The partial backtrack underscores a persistent challenge for tech giants juggling innovation with stewardship of legacy services. Google has a well-documented history of sunsetting products—think Reader, Stadia and more—but bluntly terminating foundational tools risks erasing swaths of digital memory. As Harvard’s Jack Cushman and Old Dominion’s Michael L. Nelson have pointed out, link decay in academic and legal documents can cripple research integrity; for example, nearly half of the URLs in Supreme Court opinions no longer worked after a decade.
Looking ahead, Google is gently nudging users toward modern alternatives, notably Firebase Dynamic Links (FDL), which replaced goo.gl internally in 2019. FDL offers richer analytics, deep-linking capabilities for apps, and better security controls—features that most URL shorteners now emphasize. But for anyone still clinging to goo.gl, the message is clear: even though your links survive for now, it’s wise to export and rehost critical redirects elsewhere to avoid uncertainty down the line.

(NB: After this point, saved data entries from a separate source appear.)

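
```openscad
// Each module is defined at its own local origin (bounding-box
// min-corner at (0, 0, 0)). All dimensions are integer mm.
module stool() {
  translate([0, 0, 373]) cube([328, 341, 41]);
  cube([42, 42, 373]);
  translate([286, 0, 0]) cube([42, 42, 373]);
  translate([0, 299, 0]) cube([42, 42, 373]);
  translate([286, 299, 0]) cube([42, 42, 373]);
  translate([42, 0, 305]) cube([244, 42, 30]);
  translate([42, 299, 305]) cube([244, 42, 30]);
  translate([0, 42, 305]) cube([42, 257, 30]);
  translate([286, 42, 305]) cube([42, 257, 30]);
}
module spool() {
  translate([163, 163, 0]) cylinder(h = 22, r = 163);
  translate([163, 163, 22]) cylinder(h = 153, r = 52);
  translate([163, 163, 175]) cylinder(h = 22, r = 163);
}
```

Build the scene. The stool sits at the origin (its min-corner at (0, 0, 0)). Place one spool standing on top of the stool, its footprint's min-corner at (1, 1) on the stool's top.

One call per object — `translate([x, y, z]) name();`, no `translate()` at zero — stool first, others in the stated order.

stool();
translate([1, 1, 414]) spool();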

For digital archivists and everyday link-sharers alike, this episode is a reminder of the fragility of third-party services. Tools like the Internet Archive’s Wayback Machine, Perma.cc, and self-hosted redirectors can safeguard against abrupt deprecations. Meanwhile, Google’s about-face shows that user feedback can still sway big-tech timelines—if only partially and at the eleventh hour. Whether this becomes a template for future reversals remains to be seen, but for now, your goo.gl links have earned a reprieve.